И если трепещущая от страха жертва спрашивала: "За что, в чем моя вина?" — в ответ раздавалось одно только слово:
— Кипчак.
Со свистом разрезали воздух мечи, и падали наземь невинные головы…
К первым заморозкам поздней осени Мусулманкул собрал из преданных ему кипчаков войско тысяч в пятнадцать. Прикрываясь именем хана, придворные хитрецы натравливали против всех кипчаков простой народ, больше всего страдавший во времена владычества Мусулманкула. Издан был ханский указ, разрешающий безнаказанно убивать любого кипчака на месте и присваивать столь же безнаказанно имущество убитого. Около шестидесяти тысяч любителей поживиться чужим добром собрались под ханские знамена и двинулись, будто стая саранчи, на исконные кипчакские земли — в Междуречье. Нармамбет-датха и Утембай-кушбеги, столь рьяно помогавшие хану изгнать из Коканда Мусулманкула, теперь, в тяжелые для всех кипчаков времена, оказались в ужасном положении.
На чьей стороне справедливость? Никто не знал. Кочевые племена не могли противостоять кровавому половодью. Они не пришли на помощь кипчакам, своим соседям, но не приняли и сторону хана, восседавшего на троне.
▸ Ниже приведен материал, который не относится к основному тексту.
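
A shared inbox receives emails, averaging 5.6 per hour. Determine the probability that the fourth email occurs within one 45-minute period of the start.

0.6046

Over the interval, μ = 5.6 × 0.75 = 4.2 (a 45-minute period = 0.75 hours).
The fourth arrival falls in the interval iff at least 4 events occur there: P(S_4 ≤ t) = P(N ≥ 4) = 1 − P(N ≤ 3) ≈ 0.6046.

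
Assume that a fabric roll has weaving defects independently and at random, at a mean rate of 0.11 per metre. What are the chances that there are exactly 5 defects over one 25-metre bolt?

0.0838

Over the interval, μ = 0.11 × 25 = 2.75 (a 25-metre bolt = 25 metres).
P(N = 5) = e^(−μ) μ^5/5! = e^(−2.75) · 2.75^5/120 ≈ 0.0838.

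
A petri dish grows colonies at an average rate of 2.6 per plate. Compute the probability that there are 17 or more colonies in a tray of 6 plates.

0.3944

Over the interval, μ = 2.6 × 6 = 15.6 (a tray of 6 plates = 6 plates).
P(N ≥ 17) = 1 − P(N ≤ 16) = 1 − Σ_{j=0}^{16} e^(−μ) μ^j/j! ≈ 0.3944.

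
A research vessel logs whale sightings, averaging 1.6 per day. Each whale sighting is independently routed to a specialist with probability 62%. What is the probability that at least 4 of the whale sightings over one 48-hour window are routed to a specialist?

0.1400

Thinning: the whale sightings that are routed to a specialist themselves form a Poisson process with rate 0.62 × 1.6 = 0.992 per day.
Over the interval, μ = 0.992 × 2 = 1.984 (a 48-hour window = 2 days).
P(N ≥ 4) = 1 − P(N ≤ 3) ≈ 0.1400.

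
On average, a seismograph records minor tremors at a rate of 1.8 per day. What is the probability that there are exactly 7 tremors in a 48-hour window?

0.0425

Over the interval, μ = 1.8 × 2 = 3.6 (a 48-hour window = 2 days).
P(N = 7) = e^(−μ) μ^7/7! = e^(−3.6) · 3.6^7/5040 ≈ 0.0425.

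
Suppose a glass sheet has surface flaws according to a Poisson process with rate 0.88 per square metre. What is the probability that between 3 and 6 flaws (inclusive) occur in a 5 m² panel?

0.6585

Over the interval, μ = 0.88 × 5 = 4.4 (a 5 m² panel = 5 square metres).
P(3 ≤ N ≤ 6) = Σ_{j=3}^{6} e^(−4.4) · 4.4^j/j! ≈ 0.6585.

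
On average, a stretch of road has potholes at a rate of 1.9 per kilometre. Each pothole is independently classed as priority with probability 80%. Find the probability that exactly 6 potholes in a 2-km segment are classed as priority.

Thinning: the potholes that are classed as priority themselves form a Poisson process with rate 0.8 × 1.9 = 1.52 per kilometre.
Over the interval, μ = 1.52 × 2 = 3.04 (a 2-km segment = 2 kilometres).
P(N = 6) = e^(−3.04) · 3.04^6/6! ≈ 0.0524.

0.0524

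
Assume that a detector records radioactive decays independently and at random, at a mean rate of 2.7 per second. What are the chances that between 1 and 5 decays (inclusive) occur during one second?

0.8761

With mean μ = 2.7 per second,
P(1 ≤ N ≤ 5) = Σ_{j=1}^{5} e^(−2.7) · 2.7^j/j! ≈ 0.8761.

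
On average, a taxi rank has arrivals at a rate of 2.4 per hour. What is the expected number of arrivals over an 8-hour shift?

E[N] = λt = 2.4 × 8 = 19.2 (an 8-hour shift = 8 hours).

19.2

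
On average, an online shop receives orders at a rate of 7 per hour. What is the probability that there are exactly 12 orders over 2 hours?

Over the interval, μ = 7 × 2 = 14 (2 hours).
P(N = 12) = e^(−μ) μ^12/12! = e^(−14) · 14^12/479001600 ≈ 0.0984.

0.0984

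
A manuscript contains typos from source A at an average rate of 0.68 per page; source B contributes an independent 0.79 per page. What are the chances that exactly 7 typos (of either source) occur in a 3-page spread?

Independent Poisson processes superpose: combined rate λ = 0.68 + 0.79 = 1.47 per page.
Over the interval, μ = 1.47 × 3 = 4.41 (a 3-page spread = 3 pages).
P(N = 7) = e^(−4.41) · 4.41^7/7! ≈ 0.0782.

0.0782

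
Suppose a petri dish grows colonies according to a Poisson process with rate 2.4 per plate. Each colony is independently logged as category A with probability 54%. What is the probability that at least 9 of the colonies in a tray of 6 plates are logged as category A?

Thinning: the colonies that are logged as category A themselves form a Poisson process with rate 0.54 × 2.4 = 1.296 per plate.
Over the interval, μ = 1.296 × 6 = 7.776 (a tray of 6 plates = 6 plates).
P(N ≥ 9) = 1 − P(N ≤ 8) ≈ 0.3762.

0.3762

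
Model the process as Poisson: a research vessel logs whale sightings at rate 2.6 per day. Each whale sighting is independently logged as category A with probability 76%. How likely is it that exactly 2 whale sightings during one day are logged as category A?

Thinning: the whale sightings that are logged as category A themselves form a Poisson process with rate 0.76 × 2.6 = 1.976 per day.
So μ = 1.976.
P(N = 2) = e^(−1.976) · 1.976^2/2! ≈ 0.2706.

0.2706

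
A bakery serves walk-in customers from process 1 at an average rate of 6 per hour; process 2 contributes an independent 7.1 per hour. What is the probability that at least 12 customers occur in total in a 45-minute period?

0.2835

Independent Poisson processes superpose: combined rate λ = 6 + 7.1 = 13.1 per hour.
Over the interval, μ = 13.1 × 0.75 = 9.825 (a 45-minute period = 0.75 hours).
P(N ≥ 12) = 1 − P(N ≤ 11) ≈ 0.2835.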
Береженого бог бережет: кочевники, заботясь о собственной безопасности, были настороже и чутко следили за ходом событий.
Мусулманкул по своему обыкновению напал первым. Он и на этот раз полагался на свою удачу, на присущие кипчакам отчаянную отвагу и дикий напор.
Готовясь к битве, кипчаки оделись в красное, — это был их цвет, цвет мужества и храбрости. В те времена носить одежды красного цвета имели право одни лишь кипчаки. У горцев носили халаты из красной парчи и красные шапки только самые знатные, остальные одевались кто во что горазд. Оседлые люди, — их называли сартами, — шили себе черные халаты.
Гордые кипчакские беки шли теперь на смертный бой. Неудержимый гнев и жажда мести кипели в горячих сердцах.